Sunday, January 4, 2009

Death--The Final Frontier!

No, it's not a bad thing to think about death. I was just thinking the other day and wondering exactly what mom might be up to right now. As I said in a previous post she loved her extended family, and believe me, she had an extended family. Her dad was one of eighteen children. That's right, EIGHTEEN. (It took two wives to produce all those kids, but it's a fact!)

The first major funeral I attended that of my grandfather Edward Price Oldham.I was one year old. The picture at the heading of this blog is our family in 1956 at Grandpa's funeral. If I could recall that time, it was probably the first and last time I ever saw Max's wife, Kay and her oldest children. Funerals are a time when families gather--probably the only time in some cases.

It was said that grandpa had about one thousand first and second cousins. I don't doubt that for a moment. So you see, mom is probably having the time of her "death" enjoying the family once more. They were a tight knit group, one that was highly interested in each other and in the comings and goings of each.

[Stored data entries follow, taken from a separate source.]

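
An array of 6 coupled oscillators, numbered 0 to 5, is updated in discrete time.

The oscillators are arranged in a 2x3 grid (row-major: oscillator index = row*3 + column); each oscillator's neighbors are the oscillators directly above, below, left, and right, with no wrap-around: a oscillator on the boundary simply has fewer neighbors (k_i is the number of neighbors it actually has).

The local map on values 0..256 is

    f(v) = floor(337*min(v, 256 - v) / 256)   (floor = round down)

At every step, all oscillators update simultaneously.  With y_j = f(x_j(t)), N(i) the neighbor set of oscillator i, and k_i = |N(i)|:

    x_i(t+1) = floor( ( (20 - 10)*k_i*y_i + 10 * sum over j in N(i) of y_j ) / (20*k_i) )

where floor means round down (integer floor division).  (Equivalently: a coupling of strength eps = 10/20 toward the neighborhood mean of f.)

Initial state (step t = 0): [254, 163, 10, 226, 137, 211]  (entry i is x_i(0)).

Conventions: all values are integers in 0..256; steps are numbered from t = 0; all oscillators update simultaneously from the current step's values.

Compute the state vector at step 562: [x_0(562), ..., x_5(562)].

Answer: [165, 164, 164, 166, 165, 164]
Key observation: The state at step 9, [130, 130, 131, 129, 130, 131], reappears at step 17: the system is in a cycle of period 8 from step 9 on.  Therefore the state at step 562 equals the state at step 9 + ((562 - 9) mod 8) = 10, which is [165, 164, 164, 166, 165, 164].

Derivation:
t=0: [254, 163, 10, 226, 137, 211]
t=1: [41, 89, 51, 59, 114, 71]
t=2: [75, 103, 86, 89, 122, 100]
t=3: [112, 129, 123, 123, 143, 133]
t=4: [155, 159, 162, 154, 155, 157]
t=5: [131, 128, 125, 133, 131, 128]
t=6: [164, 166, 166, 162, 164, 166]
t=7: [120, 119, 118, 122, 120, 118]
t=8: [157, 156, 155, 158, 157, 155]
t=9: [130, 130, 131, 129, 130, 131]
t=10: [165, 164, 164, 166, 165, 164]
t=11: [119, 120, 121, 118, 119, 120]
t=12: [156, 157, 158, 155, 156, 157]
t=13: [131, 130, 129, 131, 130, 130]
t=14: [164, 165, 166, 164, 164, 165]
t=15: [120, 119, 118, 121, 120, 119]
t=16: [157, 156, 155, 158, 157, 156]
t=17: [130, 130, 131, 129, 130, 131]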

The next funeral that I remember with a lot of pain, is Grandma Annie Obray Oldham's funeral in 1968. I was thirteen. She'd had a stroke and spent the remainder of her days slipping away because she loved life too much to remain inactive. I loved my Grandma Oldham veraciously.

Dad's mother, Geneva Lund Olsen, died in 1972.She had suffered from what they lovingly referred to as "hardening of the arteries". We might call it something all together different these days. But she passed peacefully away on her couch. She was a marvelous lady and a great cook. I gotta tell you that was the last time I've seen some of those cousins pictured on the left. Like I said before, funerals bring families together.

Traditionally in Utah, the fourth Monday in May was referred to as "Decoration Day". It was set aside to honor those dearly departed with flowers--real or plastic. We never missed a decoration day even after moving to California. Our first stop was Mantua, Utah where dad grew up.The next stop was Paradise where mom was raised.
For the life of me I don't recall going to Grandpa Abner Scott Olsen's funeral and that's just tragic. But lastly I shall never forget my own mother's funeral. It took place on Christmas Eve 2005. Isn't that a wonderful day to hold a funeral? Not! What can I say. It was my mother who died. Sometimes in your mind you think they'll live forever and always be there for you. Her impending death wasn't suspected, however she was ninety years old and had been sick and needed a lot of care, but she was mentally as sharp as a tack and just as prickly. In fact I was ticked at her the very day she passed away because I selfishly wanted her to come to California and spend Christmas with my family. She died that night. Boy! Try to get over that heartache quickly. But being with my not-too-serious family helped immensely. We had a celebration instead of a wake, although it was sad and buckets and buckets of tears were shed; we partied. She wouldn't have wanted anything other than a big Olsen family party.

Which brings me back to my thought. Death! Is it something to be feared or welcomed? Someone in their testimony today said how wonderful a plan it is of the Lord's to provide for a passing from this mortal existence when this mortal body is incapable of living past a certain age or physical ability. To some it is a blessed release. Others think it is a terrible shame that some people are taken much too early. Yet who are we to say they really were too young or taken too soon? We just don't know the plan of our Heavenly Father and we certainly don't know what their mission in life or in death was. For an excellent discourse on death, the ramifications and the blessings see Tim's blog. This is part of a talk he has given at many funeral services.

Death--such a pleasant New Year's topic, don't you think? 'Cause we never know what the new year will bring. Are you ready?